A juíza responsável pelo caso utiliza-se de discursos e alegações antifeministas ao realizar sua sentença, ressaltando, dentre vários outros, o trecho: “É bom ressaltar que o movimento feminista apenas colaborou para a degradação moral que vivemos, bem exemplificada pelo ‘discurso/juramento’ que ora se combate.”, invalidando a luta de várias mulheres, também acrescentando que o comportamento do aluno não agrediu as mulheres como uma unidade, mas apenas aquelas as quais estavam presentes no trote em questão e que elas consentiram em participar da suposta “brincadeira”. Assim, para Bourdieu, a magistrada, na impossibilidade de uma “racionalidade pura” deveria usar de sua interpretação no campo jurídico para intervir, produzindo assim a consequência da luta simbólica: o “veredicto”.

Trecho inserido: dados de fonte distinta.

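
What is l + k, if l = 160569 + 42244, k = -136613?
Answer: 66200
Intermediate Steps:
l = 202813
l + k = 202813 - 136613 = 66200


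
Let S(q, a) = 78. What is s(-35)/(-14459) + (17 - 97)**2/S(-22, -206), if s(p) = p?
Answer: 46270165/563901 ≈ 82.054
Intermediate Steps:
s(-35)/(-14459) + (17 - 97)**2/S(-22, -206) = -35/(-14459) + (17 - 97)**2/78 = -35*(-1/14459) + (-80)**2*(1/78) = 35/14459 + 6400*(1/78) = 35/14459 + 3200/39 = 46270165/563901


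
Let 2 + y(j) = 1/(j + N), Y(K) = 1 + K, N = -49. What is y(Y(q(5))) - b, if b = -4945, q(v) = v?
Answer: 212548/43 ≈ 4943.0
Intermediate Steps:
y(j) = -2 + 1/(-49 + j) (y(j) = -2 + 1/(j - 49) = -2 + 1/(-49 + j))
y(Y(q(5))) - b = (99 - 2*(1 + 5))/(-49 + (1 + 5)) - 1*(-4945) = (99 - 2*6)/(-49 + 6) + 4945 = (99 - 12)/(-43) + 4945 = -1/43*87 + 4945 = -87/43 + 4945 = 212548/43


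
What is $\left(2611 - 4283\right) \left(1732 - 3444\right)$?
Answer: $2862464$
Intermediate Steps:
$\left(2611 - 4283\right) \left(1732 - 3444\right) = \left(-1672\right) \left(-1712\right) = 2862464$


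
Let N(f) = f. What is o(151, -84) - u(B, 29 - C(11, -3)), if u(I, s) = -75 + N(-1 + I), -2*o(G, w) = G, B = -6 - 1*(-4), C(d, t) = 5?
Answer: 5/2 ≈ 2.5000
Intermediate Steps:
B = -2 (B = -6 + 4 = -2)
o(G, w) = -G/2
u(I, s) = -76 + I (u(I, s) = -75 + (-1 + I) = -76 + I)
o(151, -84) - u(B, 29 - C(11, -3)) = -1/2*151 - (-76 - 2) = -151/2 - 1*(-78) = -151/2 + 78 = 5/2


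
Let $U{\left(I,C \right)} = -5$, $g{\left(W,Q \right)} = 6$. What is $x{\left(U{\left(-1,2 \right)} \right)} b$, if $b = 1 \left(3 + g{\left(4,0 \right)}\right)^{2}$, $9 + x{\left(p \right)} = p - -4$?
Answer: $-810$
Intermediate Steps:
$x{\left(p \right)} = -5 + p$ ($x{\left(p \right)} = -9 + \left(p - -4\right) = -9 + \left(p + 4\right) = -9 + \left(4 + p\right) = -5 + p$)
$b = 81$ ($b = 1 \left(3 + 6\right)^{2} = 1 \cdot 9^{2} = 1 \cdot 81 = 81$)
$x{\left(U{\left(-1,2 \right)} \right)} b = \left(-5 - 5\right) 81 = \left(-10\right) 81 = -810$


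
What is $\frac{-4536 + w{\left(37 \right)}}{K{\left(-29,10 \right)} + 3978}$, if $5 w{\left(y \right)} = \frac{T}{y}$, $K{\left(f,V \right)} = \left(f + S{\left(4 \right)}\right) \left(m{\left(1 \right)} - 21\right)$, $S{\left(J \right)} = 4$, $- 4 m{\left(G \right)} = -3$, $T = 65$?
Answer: $- \frac{671276}{663669} \approx -1.0115$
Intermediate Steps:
$m{\left(G \right)} = \frac{3}{4}$ ($m{\left(G \right)} = \left(- \frac{1}{4}\right) \left(-3\right) = \frac{3}{4}$)
$K{\left(f,V \right)} = -81 - \frac{81 f}{4}$ ($K{\left(f,V \right)} = \left(f + 4\right) \left(\frac{3}{4} - 21\right) = \left(4 + f\right) \left(- \frac{81}{4}\right) = -81 - \frac{81 f}{4}$)
$w{\left(y \right)} = \frac{13}{y}$ ($w{\left(y \right)} = \frac{65 \frac{1}{y}}{5} = \frac{13}{y}$)
$\frac{-4536 + w{\left(37 \right)}}{K{\left(-29,10 \right)} + 3978} = \frac{-4536 + \frac{13}{37}}{\left(-81 - - \frac{2349}{4}\right) + 3978} = \frac{-4536 + 13 \cdot \frac{1}{37}}{\left(-81 + \frac{2349}{4}\right) + 3978} = \frac{-4536 + \frac{13}{37}}{\frac{2025}{4} + 3978} = - \frac{167819}{37 \cdot \frac{17937}{4}} = \left(- \frac{167819}{37}\right) \frac{4}{17937} = - \frac{671276}{663669}$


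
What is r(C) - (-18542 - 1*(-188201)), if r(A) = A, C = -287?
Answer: -169946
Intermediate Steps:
r(C) - (-18542 - 1*(-188201)) = -287 - (-18542 - 1*(-188201)) = -287 - (-18542 + 188201) = -287 - 1*169659 = -287 - 169659 = -169946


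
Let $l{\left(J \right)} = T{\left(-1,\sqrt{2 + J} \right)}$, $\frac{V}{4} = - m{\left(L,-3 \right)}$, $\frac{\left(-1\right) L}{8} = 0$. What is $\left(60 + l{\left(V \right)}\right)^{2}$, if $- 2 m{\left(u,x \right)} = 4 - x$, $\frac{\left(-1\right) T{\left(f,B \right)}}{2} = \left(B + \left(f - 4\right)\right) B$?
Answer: $4624$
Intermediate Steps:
$L = 0$ ($L = \left(-8\right) 0 = 0$)
$T{\left(f,B \right)} = - 2 B \left(-4 + B + f\right)$ ($T{\left(f,B \right)} = - 2 \left(B + \left(f - 4\right)\right) B = - 2 \left(B + \left(-4 + f\right)\right) B = - 2 \left(-4 + B + f\right) B = - 2 B \left(-4 + B + f\right)$)
$m{\left(u,x \right)} = -2 + \frac{x}{2}$ ($m{\left(u,x \right)} = - \frac{4 - x}{2} = -2 + \frac{x}{2}$)
$V = 14$ ($V = 4 \left(- (-2 + \frac{1}{2} \left(-3\right))\right) = 4 \left(- (-2 - \frac{3}{2})\right) = 4 \left(\left(-1\right) \left(- \frac{7}{2}\right)\right) = 4 \cdot \frac{7}{2} = 14$)
$l{\left(J \right)} = 2 \sqrt{2 + J} \left(5 - \sqrt{2 + J}\right)$ ($l{\left(J \right)} = 2 \sqrt{2 + J} \left(4 - \sqrt{2 + J} - -1\right) = 2 \sqrt{2 + J} \left(4 - \sqrt{2 + J} + 1\right) = 2 \sqrt{2 + J} \left(5 - \sqrt{2 + J}\right)$)
$\left(60 + l{\left(V \right)}\right)^{2} = \left(60 - \left(32 - 10 \sqrt{2 + 14}\right)\right)^{2} = \left(60 - \left(32 - 40\right)\right)^{2} = \left(60 - -8\right)^{2} = \left(60 + 8\right)^{2} = 68^{2} = 4624$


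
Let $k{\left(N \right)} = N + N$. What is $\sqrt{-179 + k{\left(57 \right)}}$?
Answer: $i \sqrt{65} \approx 8.0623 i$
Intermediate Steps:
$k{\left(N \right)} = 2 N$
$\sqrt{-179 + k{\left(57 \right)}} = \sqrt{-179 + 2 \cdot 57} = \sqrt{-179 + 114} = \sqrt{-65} = i \sqrt{65}$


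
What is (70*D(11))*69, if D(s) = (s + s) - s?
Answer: 53130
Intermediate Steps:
D(s) = s (D(s) = 2*s - s = s)
(70*D(11))*69 = (70*11)*69 = 770*69 = 53130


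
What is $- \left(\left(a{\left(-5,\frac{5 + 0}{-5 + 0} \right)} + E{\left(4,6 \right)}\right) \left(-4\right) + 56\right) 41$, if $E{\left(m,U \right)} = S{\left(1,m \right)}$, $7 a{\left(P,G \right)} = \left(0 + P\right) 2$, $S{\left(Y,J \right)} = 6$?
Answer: $- \frac{10824}{7} \approx -1546.3$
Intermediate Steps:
$a{\left(P,G \right)} = \frac{2 P}{7}$ ($a{\left(P,G \right)} = \frac{\left(0 + P\right) 2}{7} = \frac{P 2}{7} = \frac{2 P}{7}$)
$E{\left(m,U \right)} = 6$
$- \left(\left(a{\left(-5,\frac{5 + 0}{-5 + 0} \right)} + E{\left(4,6 \right)}\right) \left(-4\right) + 56\right) 41 = - \left(\left(\frac{2}{7} \left(-5\right) + 6\right) \left(-4\right) + 56\right) 41 = - \left(\left(- \frac{10}{7} + 6\right) \left(-4\right) + 56\right) 41 = - \left(\frac{32}{7} \left(-4\right) + 56\right) 41 = - \left(- \frac{128}{7} + 56\right) 41 = - \frac{264 \cdot 41}{7} = \left(-1\right) \frac{10824}{7} = - \frac{10824}{7}$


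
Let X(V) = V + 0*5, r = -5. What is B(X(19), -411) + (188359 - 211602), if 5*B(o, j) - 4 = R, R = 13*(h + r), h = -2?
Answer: -116302/5 ≈ -23260.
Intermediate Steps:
X(V) = V (X(V) = V + 0 = V)
R = -91 (R = 13*(-2 - 5) = 13*(-7) = -91)
B(o, j) = -87/5 (B(o, j) = 4/5 + (1/5)*(-91) = 4/5 - 91/5 = -87/5)
B(X(19), -411) + (188359 - 211602) = -87/5 + (188359 - 211602) = -87/5 - 23243 = -116302/5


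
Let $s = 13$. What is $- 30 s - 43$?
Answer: $-433$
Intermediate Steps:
$- 30 s - 43 = \left(-30\right) 13 - 43 = -390 - 43 = -433$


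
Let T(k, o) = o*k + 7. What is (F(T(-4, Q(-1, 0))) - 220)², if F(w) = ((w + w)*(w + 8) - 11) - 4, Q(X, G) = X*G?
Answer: 625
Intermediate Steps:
Q(X, G) = G*X
T(k, o) = 7 + k*o (T(k, o) = k*o + 7 = 7 + k*o)
F(w) = -15 + 2*w*(8 + w) (F(w) = ((2*w)*(8 + w) - 11) - 4 = (2*w*(8 + w) - 11) - 4 = (-11 + 2*w*(8 + w)) - 4 = -15 + 2*w*(8 + w))
(F(T(-4, Q(-1, 0))) - 220)² = ((-15 + 2*(7 - 0*(-1))² + 16*(7 - 0*(-1))) - 220)² = ((-15 + 2*(7 - 4*0)² + 16*(7 - 4*0)) - 220)² = ((-15 + 2*(7 + 0)² + 16*(7 + 0)) - 220)² = ((-15 + 2*7² + 16*7) - 220)² = ((-15 + 2*49 + 112) - 220)² = ((-15 + 98 + 112) - 220)² = (195 - 220)² = (-25)² = 625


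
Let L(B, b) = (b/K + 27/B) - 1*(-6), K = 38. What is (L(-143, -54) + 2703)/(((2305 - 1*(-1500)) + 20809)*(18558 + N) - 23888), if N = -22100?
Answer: -2451993/78980179564 ≈ -3.1046e-5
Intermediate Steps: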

Esse, muitas vezes advém mais da ética e moral do jurista do que propriamente da constituição. Porém, nem sempre esse é legitimo, pois, para possuir “eficácia simbólica”, pressupõe-se um “formalismo racional”, portanto, que não se baseie apenas no “habitus” do magistrado, mas na “vontade da razão”. Exposto tudo isso, compreende-se que, segundo Bourdieu, a sentença da juíza do caso em analise não é um “veredicto”, uma vez que não está fixa na razão e nas normas, atingindo um valor universal ao expor seu ponto de vista, restringindo-se a uma compreensão pessoal da situação, ignorando todo o contexto do campo jurídico. 

Isabela Batista Pinto- Turma XXXVIII- Direito Matutino.